- Canada's healthcare system provides universal coverage for services provided on the basis of need.
- Germany has a health care system that consists of public insurance and private insurance, paid by employers and employees.
- In 2017, the United Kingdom was ranked the best healthcare system in the world overall.
Health care is an absolutely critical part of any functioning society. Inevitably people will get sick or injured and subsequently require medical attention and aid. Despite the seeming importance of these systems, many countries still differ on what the best system of care is, with the United States standing out for exorbitant fees that are often placed on its poorest and least insured citizens. Health care can cover a variety of treatments from prevention to diagnosis and ranges from fields like conventional medical aid to dentistry, optometry, and audiology. Access to care isn't always so clear cut but what is more clear is the differences in medical systems across the world. Here are some of them.
Canada is known for its national health insurance model, where the government acts as a single-payer for medical procedures while providers remain private. This universal coverage doesn't generate a profit and does not look to turn away claims, instead covering procedures regardless of income level. It also offers flexibility and independence for hospitals and doctors. The notable downside to this system is the tendency for there to be a long waiting list for treatment. In terms of more specifics of this country's system, the provincial governments are the ones responsible for delivering health and social services. Health care is then funded with revenue raised through taxation, with provinces having the choice of charging a health premium on their residents to help pay for services. For patients, their first line of contact is often primary health care services, which provide comprehensive services ranging from prevention and treatment to referrals and coordination with other levels of care.
Germany uses a healthcare system called the Bismarck model, or the social health insurance model. It's a more spaced out method of providing health services and was first created at the end of the 19th century. Basically, employers and workers fund health insurance with those who are working given access to sickness funds created by taking a percentage off their pay. This exists alongside private insurance plans that can cover everyone regardless of any older conditions. The turnover of this private health sector reached about $368 billion in 2010. Since 2007, health insurance was expanded to be compulsory for the whole population with those below a certain pay threshold automatically enrolled in the aforementioned sickness funds. Contributions from employers and employees cover health treatment, with those who exceed a certain salary allowed to enroll in private health insurance.
The United Kingdom uses the Beveridge Model, also called a single-payer national health service. This model is much more centralized than others with a focus on creating a national health service with the government as its single-payer. Health care is often funded through income taxes allowing for free aid because citizens have already paid through their tax contributions. Under this system, health staff are mainly made up of government workers. An important thing to note is that the United Kingdom's individual components, England, Ireland, Scotland, and Wales, each have their own system of publicly funded healthcare run by separate governments and parliaments, meaning there are some differences between their models. Despite these variations, the performance of the National Health Service can still be measured for making broader evaluations. A 2017 report by the Commonwealth Fund, a US-based foundation looking at how to improve the country's healthcare system, named the United Kingdom as the best healthcare system in the world overall.

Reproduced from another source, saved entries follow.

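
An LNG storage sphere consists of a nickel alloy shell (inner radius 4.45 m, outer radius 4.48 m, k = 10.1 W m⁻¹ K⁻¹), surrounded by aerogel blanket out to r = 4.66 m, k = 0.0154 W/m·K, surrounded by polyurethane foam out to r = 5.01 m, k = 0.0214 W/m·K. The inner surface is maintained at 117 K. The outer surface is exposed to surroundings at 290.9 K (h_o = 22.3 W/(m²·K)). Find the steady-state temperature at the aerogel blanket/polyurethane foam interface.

T = 194.1 K

Resistance network (inner→outer):
  R_nickel alloy = (1/4.45 − 1/4.48)/(4πk) = 0.001505/(4π·10.1) = 1.186×10^-5 K/W
  R_aerogel blanket = (1/4.48 − 1/4.66)/(4πk) = 0.008622/(4π·0.0154) = 0.04455 K/W
  R_polyurethane foam = (1/4.66 − 1/5.01)/(4πk) = 0.01499/(4π·0.0214) = 0.05575 K/W
  R_conv,out = 1/(4πr²h) = 1/(4π·5.01²·22.3) = 1.422×10^-4 K/W
ΣR = 1.186×10^-5 + 0.04455 + 0.05575 + 1.422×10^-4 = 0.1005 K/W
Q = ΔT/ΣR = (117 K − 290.9 K)/0.1005 = -1730 W
From the inner boundary to the aerogel blanket/polyurethane foam interface, ΣR_partial = 0.04456 K/W.
T_interface = T_in − Q·ΣR_partial = 117 K − (-1730)(0.04456) = 194.1 K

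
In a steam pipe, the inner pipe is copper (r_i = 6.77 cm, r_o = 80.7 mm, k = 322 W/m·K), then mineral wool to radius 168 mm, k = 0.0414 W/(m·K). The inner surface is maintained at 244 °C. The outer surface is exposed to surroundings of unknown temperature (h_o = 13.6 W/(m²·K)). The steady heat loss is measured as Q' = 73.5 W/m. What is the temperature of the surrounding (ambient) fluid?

T_out = 31.7 °C

Sum the resistances:
  R'_copper = ln(0.0807/0.0677)/(2πk) = 0.1757/(2π·322) = 8.682×10^-5 m·K/W
  R'_mineral wool = ln(0.168/0.0807)/(2πk) = 0.7332/(2π·0.0414) = 2.819 m·K/W
  R'_conv,out = 1/(2πr h) = 1/(2π·0.168·13.6) = 0.06966 m·K/W
ΣR = 2.888 m·K/W
ΔT = Q'·ΣR = 73.5 × 2.888 = 212.3 K
Heat flows outward, so T_out = T_in − ΔT = 244 − 212.3 = 31.7 °C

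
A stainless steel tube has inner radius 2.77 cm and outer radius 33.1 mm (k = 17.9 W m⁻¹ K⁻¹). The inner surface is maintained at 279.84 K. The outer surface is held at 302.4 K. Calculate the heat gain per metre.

Q' = 2πk·ΔT/ln(r₂/r₁) = 2π × 17.9 × 22.56 / ln(0.0331/0.0277) = 14200 W/m

Q' = 14.2 kW/m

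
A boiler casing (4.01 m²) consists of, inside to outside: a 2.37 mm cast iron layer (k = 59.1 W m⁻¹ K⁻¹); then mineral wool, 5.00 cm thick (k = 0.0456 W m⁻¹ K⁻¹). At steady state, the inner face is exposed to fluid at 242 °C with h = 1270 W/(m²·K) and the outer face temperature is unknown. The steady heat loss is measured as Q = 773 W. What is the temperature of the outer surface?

Sum the resistances:
  R_conv,in = 1/(hA) = 1/(1270·4.01) = 1.964×10^-4 K/W
  R_cast iron = L/(kA) = 0.00237/(59.1·4.01) = 1.000×10^-5 K/W
  R_mineral wool = L/(kA) = 0.0500/(0.0456·4.01) = 0.2734 K/W
ΣR = 0.2736 K/W
ΔT = Q·ΣR = 773 × 0.2736 = 211.5 K
Heat flows outward, so T_out = T_in − ΔT = 242 − 211.5 = 30.5 °C

T_out = 30.5 °C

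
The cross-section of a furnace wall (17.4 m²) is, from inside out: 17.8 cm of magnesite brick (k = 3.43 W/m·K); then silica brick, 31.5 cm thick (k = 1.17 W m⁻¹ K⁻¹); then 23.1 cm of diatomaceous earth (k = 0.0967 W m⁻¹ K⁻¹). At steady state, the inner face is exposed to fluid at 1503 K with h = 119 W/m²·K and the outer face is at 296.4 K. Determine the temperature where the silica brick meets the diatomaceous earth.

Treat each layer as a resistance in series:
  R_conv,in = 1/(hA) = 1/(119·17.4) = 4.830×10^-4 K/W
  R_magnesite brick = L/(kA) = 0.178/(3.43·17.4) = 0.002982 K/W
  R_silica brick = L/(kA) = 0.315/(1.17·17.4) = 0.01547 K/W
  R_diatomaceous earth = L/(kA) = 0.231/(0.0967·17.4) = 0.1373 K/W
ΣR = 4.830×10^-4 + 0.002982 + 0.01547 + 0.1373 = 0.1562 K/W
Q = ΔT/ΣR = (1503 K − 296.4 K)/0.1562 = 7725 W
From the inner boundary to the silica brick/diatomaceous earth interface, ΣR_partial = 0.01894 K/W.
T_interface = T_in − Q·ΣR_partial = 1503 K − (7725)(0.01894) = 1357 K

T = 1357 K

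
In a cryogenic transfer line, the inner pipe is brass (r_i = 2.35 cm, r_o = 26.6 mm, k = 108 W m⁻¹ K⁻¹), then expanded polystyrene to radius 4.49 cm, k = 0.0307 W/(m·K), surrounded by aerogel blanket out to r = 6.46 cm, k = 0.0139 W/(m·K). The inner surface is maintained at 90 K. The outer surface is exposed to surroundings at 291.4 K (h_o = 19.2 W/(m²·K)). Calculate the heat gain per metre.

Q' = 28.7 W/m

Treat each layer as a resistance in series:
  R'_brass = ln(0.0266/0.0235)/(2πk) = 0.1239/(2π·108) = 1.826×10^-4 m·K/W
  R'_expanded polystyrene = ln(0.0449/0.0266)/(2πk) = 0.5235/(2π·0.0307) = 2.714 m·K/W
  R'_aerogel blanket = ln(0.0646/0.0449)/(2πk) = 0.3638/(2π·0.0139) = 4.165 m·K/W
  R'_conv,out = 1/(2πr h) = 1/(2π·0.0646·19.2) = 0.1283 m·K/W
ΣR = 1.826×10^-4 + 2.714 + 4.165 + 0.1283 = 7.007 m·K/W
Q' = ΔT/ΣR = (90 K − 291.4 K)/7.007 = -28.7 W/m
(Negative Q' ⇒ heat flows inward; heat gain = 28.7 W/m.)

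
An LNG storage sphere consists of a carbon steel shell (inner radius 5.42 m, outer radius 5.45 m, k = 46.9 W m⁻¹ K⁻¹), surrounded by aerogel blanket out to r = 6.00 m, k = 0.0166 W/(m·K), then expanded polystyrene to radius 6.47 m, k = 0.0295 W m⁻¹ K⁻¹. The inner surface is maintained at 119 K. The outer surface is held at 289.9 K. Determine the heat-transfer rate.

Q = 1510 W

Series thermal resistances, inner to outer:
  R_carbon steel = (1/5.42 − 1/5.45)/(4πk) = 0.001016/(4π·46.9) = 1.723×10^-6 K/W
  R_aerogel blanket = (1/5.45 − 1/6.00)/(4πk) = 0.01682/(4π·0.0166) = 0.08063 K/W
  R_expanded polystyrene = (1/6.00 − 1/6.47)/(4πk) = 0.01211/(4π·0.0295) = 0.03266 K/W
ΣR = 1.723×10^-6 + 0.08063 + 0.03266 = 0.1133 K/W
Q = ΔT/ΣR = (119 K − 289.9 K)/0.1133 = -1510 W
(Negative Q ⇒ heat flows inward; heat gain = 1510 W.)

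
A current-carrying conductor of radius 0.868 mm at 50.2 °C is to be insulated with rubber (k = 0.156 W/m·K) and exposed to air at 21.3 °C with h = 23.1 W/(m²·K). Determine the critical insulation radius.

r_cr = 0.675 cm

For a cylinder, r_cr = k_ins/h = 0.156/23.1 = 0.00675 m = 0.675 cm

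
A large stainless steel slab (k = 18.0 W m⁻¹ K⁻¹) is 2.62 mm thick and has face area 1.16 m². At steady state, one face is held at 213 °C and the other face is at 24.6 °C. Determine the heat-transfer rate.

Q = 1.50×10^6 W

Q = kA·ΔT/L = 18.0 × 1.16 × |213 °C − 24.6 °C| / 0.00262 = 1.50×10^6 W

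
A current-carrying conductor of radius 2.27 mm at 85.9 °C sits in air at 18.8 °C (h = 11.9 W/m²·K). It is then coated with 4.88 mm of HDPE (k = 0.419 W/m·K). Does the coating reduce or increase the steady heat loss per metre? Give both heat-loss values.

increases: 11.4 → 29.1 W/m

Critical radius for a cylinder: r_cr = k/h = 0.0352 m = 3.52 cm.
Outer radius after coating: r₂ = 0.00227 + 0.00488 = 0.00715 m.
Since r₁ < r_cr and r₂ ≤ r_cr, the coating moves toward the maximum at r_cr — heat loss rises.
Bare: R = 1/(2πr₁h) = 5.892 m·K/W; Q = 67.1/5.892 = 11.4 W/m.
Coated: R = R_cond + R_conv = 2.306 m·K/W; Q = 67.1/2.306 = 29.1 W/m.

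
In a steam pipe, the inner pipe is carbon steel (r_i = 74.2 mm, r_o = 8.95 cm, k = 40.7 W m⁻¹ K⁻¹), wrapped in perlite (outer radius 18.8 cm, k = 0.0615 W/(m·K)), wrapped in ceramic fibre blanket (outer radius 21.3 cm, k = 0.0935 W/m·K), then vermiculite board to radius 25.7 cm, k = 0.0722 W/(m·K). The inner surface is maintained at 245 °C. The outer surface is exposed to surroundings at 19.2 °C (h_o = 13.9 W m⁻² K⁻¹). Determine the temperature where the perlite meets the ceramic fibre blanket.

Resistance network (inner→outer):
  R'_carbon steel = ln(0.0895/0.0742)/(2πk) = 0.1875/(2π·40.7) = 7.331×10^-4 m·K/W
  R'_perlite = ln(0.188/0.0895)/(2πk) = 0.7422/(2π·0.0615) = 1.921 m·K/W
  R'_ceramic fibre blanket = ln(0.213/0.188)/(2πk) = 0.1249/(2π·0.0935) = 0.2125 m·K/W
  R'_vermiculite board = ln(0.257/0.213)/(2πk) = 0.1878/(2π·0.0722) = 0.4139 m·K/W
  R'_conv,out = 1/(2πr h) = 1/(2π·0.257·13.9) = 0.04455 m·K/W
ΣR = 7.331×10^-4 + 1.921 + 0.2125 + 0.4139 + 0.04455 = 2.593 m·K/W
Q' = ΔT/ΣR = (245 °C − 19.2 °C)/2.593 = 87.08 W/m
From the inner boundary to the perlite/ceramic fibre blanket interface, ΣR_partial = 1.922 m·K/W.
T_interface = T_in − Q'·ΣR_partial = 245 °C − (87.08)(1.922) = 77.6 °C

T = 77.6 °C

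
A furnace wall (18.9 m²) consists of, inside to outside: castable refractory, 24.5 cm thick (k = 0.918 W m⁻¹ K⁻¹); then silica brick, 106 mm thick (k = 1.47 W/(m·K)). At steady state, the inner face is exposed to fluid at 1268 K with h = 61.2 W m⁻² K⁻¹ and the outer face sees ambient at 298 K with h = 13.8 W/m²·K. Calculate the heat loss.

Q = 42.9 kW

Treat each layer as a resistance in series:
  R_conv,in = 1/(hA) = 1/(61.2·18.9) = 8.645×10^-4 K/W
  R_castable refractory = L/(kA) = 0.245/(0.918·18.9) = 0.01412 K/W
  R_silica brick = L/(kA) = 0.106/(1.47·18.9) = 0.003815 K/W
  R_conv,out = 1/(hA) = 1/(13.8·18.9) = 0.003834 K/W
ΣR = 8.645×10^-4 + 0.01412 + 0.003815 + 0.003834 = 0.02263 K/W
Q = ΔT/ΣR = (1268 K − 298 K)/0.02263 = 42900 W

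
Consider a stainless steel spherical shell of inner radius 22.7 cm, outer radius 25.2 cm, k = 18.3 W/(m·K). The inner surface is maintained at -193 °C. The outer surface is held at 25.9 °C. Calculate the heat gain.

Q = 4πk·ΔT/(1/r₁ − 1/r₂) = 4π × 18.3 × 218.9 / (1/0.227 − 1/0.252) = 1.15×10^5 W

Q = 115 kW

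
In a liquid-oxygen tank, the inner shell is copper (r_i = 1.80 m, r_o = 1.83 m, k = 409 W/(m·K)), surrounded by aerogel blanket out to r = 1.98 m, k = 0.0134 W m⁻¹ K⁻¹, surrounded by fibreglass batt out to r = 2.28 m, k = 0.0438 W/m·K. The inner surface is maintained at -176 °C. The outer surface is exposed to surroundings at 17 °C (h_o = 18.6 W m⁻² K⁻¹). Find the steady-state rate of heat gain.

Series thermal resistances, inner to outer:
  R_copper = (1/1.80 − 1/1.83)/(4πk) = 0.009107/(4π·409) = 1.772×10^-6 K/W
  R_aerogel blanket = (1/1.83 − 1/1.98)/(4πk) = 0.04140/(4π·0.0134) = 0.2458 K/W
  R_fibreglass batt = (1/1.98 − 1/2.28)/(4πk) = 0.06645/(4π·0.0438) = 0.1207 K/W
  R_conv,out = 1/(4πr²h) = 1/(4π·2.28²·18.6) = 8.230×10^-4 K/W
ΣR = 1.772×10^-6 + 0.2458 + 0.1207 + 8.230×10^-4 = 0.3673 K/W
Q = ΔT/ΣR = (-176 °C − 17 °C)/0.3673 = -525 W
(Negative Q ⇒ heat flows inward; heat gain = 525 W.)

Q = 525 W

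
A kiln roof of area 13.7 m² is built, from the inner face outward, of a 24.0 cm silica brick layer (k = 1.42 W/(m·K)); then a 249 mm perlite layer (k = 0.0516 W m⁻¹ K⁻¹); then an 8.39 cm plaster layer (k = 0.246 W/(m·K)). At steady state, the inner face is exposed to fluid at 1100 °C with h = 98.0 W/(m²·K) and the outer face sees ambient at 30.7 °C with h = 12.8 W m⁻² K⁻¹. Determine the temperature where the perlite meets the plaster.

T = 113 °C

Treat each layer as a resistance in series:
  R_conv,in = 1/(hA) = 1/(98.0·13.7) = 7.448×10^-4 K/W
  R_silica brick = L/(kA) = 0.240/(1.42·13.7) = 0.01234 K/W
  R_perlite = L/(kA) = 0.249/(0.0516·13.7) = 0.3522 K/W
  R_plaster = L/(kA) = 0.0839/(0.246·13.7) = 0.02489 K/W
  R_conv,out = 1/(hA) = 1/(12.8·13.7) = 0.005703 K/W
ΣR = 7.448×10^-4 + 0.01234 + 0.3522 + 0.02489 + 0.005703 = 0.3959 K/W
Q = ΔT/ΣR = (1100 °C − 30.7 °C)/0.3959 = 2701 W
From the inner boundary to the perlite/plaster interface, ΣR_partial = 0.3653 K/W.
T_interface = T_in − Q·ΣR_partial = 1100 °C − (2701)(0.3653) = 113 °C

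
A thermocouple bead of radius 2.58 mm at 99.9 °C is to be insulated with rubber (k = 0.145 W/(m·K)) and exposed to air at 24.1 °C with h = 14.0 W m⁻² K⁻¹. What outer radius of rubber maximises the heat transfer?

r_cr = 2.07 cm

For a sphere, r_cr = 2k_ins/h = 2·0.145/14.0 = 0.0207 m = 2.07 cm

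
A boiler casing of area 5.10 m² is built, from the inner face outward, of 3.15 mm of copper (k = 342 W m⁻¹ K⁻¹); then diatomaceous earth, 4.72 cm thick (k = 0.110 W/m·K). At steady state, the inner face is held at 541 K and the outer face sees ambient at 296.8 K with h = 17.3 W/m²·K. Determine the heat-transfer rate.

Q = 2.56 kW

Series thermal resistances, inner to outer:
  R_copper = L/(kA) = 0.00315/(342·5.10) = 1.806×10^-6 K/W
  R_diatomaceous earth = L/(kA) = 0.0472/(0.110·5.10) = 0.08414 K/W
  R_conv,out = 1/(hA) = 1/(17.3·5.10) = 0.01133 K/W
ΣR = 1.806×10^-6 + 0.08414 + 0.01133 = 0.09547 K/W
Q = ΔT/ΣR = (541 K − 296.8 K)/0.09547 = 2560 W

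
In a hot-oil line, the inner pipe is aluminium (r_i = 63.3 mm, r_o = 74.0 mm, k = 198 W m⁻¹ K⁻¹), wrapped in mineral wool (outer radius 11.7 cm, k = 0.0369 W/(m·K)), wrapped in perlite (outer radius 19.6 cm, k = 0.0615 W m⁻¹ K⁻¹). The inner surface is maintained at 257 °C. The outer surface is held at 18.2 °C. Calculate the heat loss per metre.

Q' = 72.1 W/m

Treat each layer as a resistance in series:
  R'_aluminium = ln(0.0740/0.0633)/(2πk) = 0.1562/(2π·198) = 1.255×10^-4 m·K/W
  R'_mineral wool = ln(0.117/0.0740)/(2πk) = 0.4581/(2π·0.0369) = 1.976 m·K/W
  R'_perlite = ln(0.196/0.117)/(2πk) = 0.5159/(2π·0.0615) = 1.335 m·K/W
ΣR = 1.255×10^-4 + 1.976 + 1.335 = 3.311 m·K/W
Q' = ΔT/ΣR = (257 °C − 18.2 °C)/3.311 = 72.1 W/m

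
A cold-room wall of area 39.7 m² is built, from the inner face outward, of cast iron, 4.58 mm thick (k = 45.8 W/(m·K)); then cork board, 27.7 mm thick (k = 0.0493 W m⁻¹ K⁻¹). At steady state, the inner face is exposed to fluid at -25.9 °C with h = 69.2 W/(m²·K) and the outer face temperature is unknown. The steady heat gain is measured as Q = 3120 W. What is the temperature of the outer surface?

Sum the resistances:
  R_conv,in = 1/(hA) = 1/(69.2·39.7) = 3.640×10^-4 K/W
  R_cast iron = L/(kA) = 0.00458/(45.8·39.7) = 2.519×10^-6 K/W
  R_cork board = L/(kA) = 0.0277/(0.0493·39.7) = 0.01415 K/W
ΣR = 0.01452 K/W
ΔT = Q·ΣR = 3120 × 0.01452 = 45.30 K
Heat flows inward, so T_out = T_in + ΔT = -25.9 + 45.30 = 19.4 °C

T_out = 19.4 °C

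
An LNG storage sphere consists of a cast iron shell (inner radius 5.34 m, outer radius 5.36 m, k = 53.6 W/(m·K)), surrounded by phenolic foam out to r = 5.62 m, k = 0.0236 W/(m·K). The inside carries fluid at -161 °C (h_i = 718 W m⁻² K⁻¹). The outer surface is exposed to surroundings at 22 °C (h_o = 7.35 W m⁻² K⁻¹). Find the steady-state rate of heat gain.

Q = 6210 W

Treat each layer as a resistance in series:
  R_conv,in = 1/(4πr²h) = 1/(4π·5.34²·718) = 3.887×10^-6 K/W
  R_cast iron = (1/5.34 − 1/5.36)/(4πk) = 6.988×10^-4/(4π·53.6) = 1.037×10^-6 K/W
  R_phenolic foam = (1/5.36 − 1/5.62)/(4πk) = 0.008631/(4π·0.0236) = 0.02910 K/W
  R_conv,out = 1/(4πr²h) = 1/(4π·5.62²·7.35) = 3.428×10^-4 K/W
ΣR = 3.887×10^-6 + 1.037×10^-6 + 0.02910 + 3.428×10^-4 = 0.02945 K/W
Q = ΔT/ΣR = (-161 °C − 22 °C)/0.02945 = -6210 W
(Negative Q ⇒ heat flows inward; heat gain = 6210 W.)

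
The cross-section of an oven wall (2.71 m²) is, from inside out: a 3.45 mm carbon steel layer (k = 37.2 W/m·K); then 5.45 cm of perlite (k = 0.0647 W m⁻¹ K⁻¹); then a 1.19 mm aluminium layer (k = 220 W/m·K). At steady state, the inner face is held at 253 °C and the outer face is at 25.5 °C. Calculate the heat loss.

Series thermal resistances, inner to outer:
  R_carbon steel = L/(kA) = 0.00345/(37.2·2.71) = 3.422×10^-5 K/W
  R_perlite = L/(kA) = 0.0545/(0.0647·2.71) = 0.3108 K/W
  R_aluminium = L/(kA) = 0.00119/(220·2.71) = 1.996×10^-6 K/W
ΣR = 3.422×10^-5 + 0.3108 + 1.996×10^-6 = 0.3108 K/W
Q = ΔT/ΣR = (253 °C − 25.5 °C)/0.3108 = 732 W

Q = 732 W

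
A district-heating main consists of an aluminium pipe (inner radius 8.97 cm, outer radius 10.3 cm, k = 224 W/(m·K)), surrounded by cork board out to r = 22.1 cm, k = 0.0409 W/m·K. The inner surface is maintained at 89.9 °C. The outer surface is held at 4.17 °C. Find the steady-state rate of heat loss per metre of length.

Resistance network (inner→outer):
  R'_aluminium = ln(0.103/0.0897)/(2πk) = 0.1383/(2π·224) = 9.823×10^-5 m·K/W
  R'_cork board = ln(0.221/0.103)/(2πk) = 0.7634/(2π·0.0409) = 2.971 m·K/W
ΣR = 9.823×10^-5 + 2.971 = 2.971 m·K/W
Q' = ΔT/ΣR = (89.9 °C − 4.17 °C)/2.971 = 28.9 W/m

Q' = 28.9 W/m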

China, like many other countries, runs on a mostly out-of-pocket model, where patients must pay for procedures from their own cash reserves. This leads to the poor being unable to afford appropriate healthcare, much like the US. Still, China is on track to provide a more comprehensive healthcare system with many public and private medical institutions and insurance programs. In 2011, about 95 percent of the population had basic health insurance coverage from the state, but this coverage only extended to about half of medical costs, with the percentage paid dropping even lower for serious or chronic diseases. China is making strides to cut down healthcare expenses and is focused on providing affordable healthcare to all residents in the near future. They had set a goal back in 2009 to achieve universal healthcare by 2020, but the goal has not been achieved yet.